22.07.2011 | Tertúlias

Alois Alzheimer era um neurologista da Baviera. Nasceu em 14 de junho de 1864, em Marktbreit, na
Alemanha, e faleceu aos 52 anos de idade, de insuficiência cardíaca e renal, em 19 de dezembro de 1915,
em Breslau.
O que o tornou famoso foi a apresentação do caso da senhora Auguste D., de 51 anos de idade, em
um congresso científico, em novembro de 1906. Essa senhora era sua paciente desde 1901, quando foi
trazida ao seu consultório por apresentar graves problemas da memória e suspeitas infundadas de que o
seu esposo não lhe era fiel. Conforme a evolução do quadro, passou a apresentar dificuldade de falar e
entender o que ouvia. Embora fosse jovem, seus sintomas pioraram rapidamente; teve a necessidade de
permanecer acamada e veio a falecer na primavera de 1906.

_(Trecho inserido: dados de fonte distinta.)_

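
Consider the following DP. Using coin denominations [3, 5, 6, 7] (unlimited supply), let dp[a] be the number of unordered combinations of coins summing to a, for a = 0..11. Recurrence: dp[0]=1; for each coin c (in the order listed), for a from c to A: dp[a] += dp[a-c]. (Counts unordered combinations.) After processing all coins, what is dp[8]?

after  coin     0     1     2     3     4     5     6     7     8     9    10    11
          3     1     0     0     1     0     0     1     0     0     1     0     0
          5     1     0     0     1     0     1     1     0     1     1     1     1
          6     1     0     0     1     0     1     2     0     1     2     1     2
          7     1     0     0     1     0     1     2     1     1     2     2     2

1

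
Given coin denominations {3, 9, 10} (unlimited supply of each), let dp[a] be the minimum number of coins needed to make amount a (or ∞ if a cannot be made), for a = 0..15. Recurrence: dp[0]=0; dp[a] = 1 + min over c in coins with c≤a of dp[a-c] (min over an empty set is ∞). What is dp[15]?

3

 a  0  1  2  3  4  5  6  7  8  9 10 11 12 13 14 15
dp  0  -  -  1  -  -  2  -  -  1  1  -  2  2  -  3
(- denotes ∞ / unreachable)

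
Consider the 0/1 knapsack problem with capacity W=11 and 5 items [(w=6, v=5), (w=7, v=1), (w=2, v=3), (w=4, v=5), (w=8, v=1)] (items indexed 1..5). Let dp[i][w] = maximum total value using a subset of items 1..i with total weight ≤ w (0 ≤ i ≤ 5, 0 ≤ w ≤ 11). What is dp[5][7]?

8

i\w   0   1   2   3   4   5   6   7   8   9  10  11
  0   0   0   0   0   0   0   0   0   0   0   0   0
  1   0   0   0   0   0   0   5   5   5   5   5   5
  2   0   0   0   0   0   0   5   5   5   5   5   5
  3   0   0   3   3   3   3   5   5   8   8   8   8
  4   0   0   3   3   5   5   8   8   8   8  10  10
  5   0   0   3   3   5   5   8   8   8   8  10  10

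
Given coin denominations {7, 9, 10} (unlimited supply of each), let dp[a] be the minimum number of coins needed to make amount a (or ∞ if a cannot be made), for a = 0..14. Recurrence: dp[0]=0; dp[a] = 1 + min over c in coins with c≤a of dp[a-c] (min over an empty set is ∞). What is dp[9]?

1

 a  0  1  2  3  4  5  6  7  8  9 10 11 12 13 14
dp  0  -  -  -  -  -  -  1  -  1  1  -  -  -  2
(- denotes ∞ / unreachable)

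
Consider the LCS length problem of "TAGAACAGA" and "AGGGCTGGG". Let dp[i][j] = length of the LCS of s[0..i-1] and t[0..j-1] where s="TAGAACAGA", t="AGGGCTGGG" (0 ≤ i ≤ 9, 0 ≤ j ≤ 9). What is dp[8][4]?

   ''  A  G  G  G  C  T  G  G  G
''  0  0  0  0  0  0  0  0  0  0
 T  0  0  0  0  0  0  1  1  1  1
 A  0  1  1  1  1  1  1  1  1  1
 G  0  1  2  2  2  2  2  2  2  2
 A  0  1  2  2  2  2  2  2  2  2
 A  0  1  2  2  2  2  2  2  2  2
 C  0  1  2  2  2  3  3  3  3  3
 A  0  1  2  2  2  3  3  3  3  3
 G  0  1  2  3  3  3  3  4  4  4
 A  0  1  2  3  3  3  3  4  4  4

3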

Alois conseguiu permissão da família para fazer uma necrópsia, pois julgava ser esse mal uma doença
ainda desconhecida. Nesse cérebro, ele encontrou um encolhimento dramático, especialmente no córtex,
na camada externa relacionada à memória, ao pensamento, ao julgamento e à fala. Ao microscó­pio, ele
viu depósitos de gordura espalhados dentro e ao redor de pequenos vasos sanguíneos e neurônios
mortos ou em deterioração. Seus estudos foram publicados em 1907, e, em 1910, Emil Kraepelin propôs
que se desse o nome de doença de Alzheimer a essa enfermidade, uma forma atípica de demência senil,
quando descreveu a demência de perseguição ou presbiofrenia.
Há muitos anos, os médicos sabiam que, conforme envelhecemos, o nosso cérebro diminui de
tamanho e vamos perdendo a memória recente, embora, em geral, continuemos a conservar a memória
antiga. É o que se denomina amnésia anterógrada.
Quando recebemos uma informação que queremos guardar, essa memória fica em nosso cérebro,
disponível para uso, por poucos minutos, antes de ser totalmente esquecida. Parece que essa memória
inicial é estocada em circuitos formados transitoriamente por neurônios presentes no hipotálamo, e ela
pode se transformar em memória de longo prazo, a qual pode durar décadas. O mecanismo responsável
por essa transformação ainda é pouco conhecido, devendo envolver modificações físicas dos neurônios
do hipotálamo. Esse processo, chamado de consolidação, pode levar dias.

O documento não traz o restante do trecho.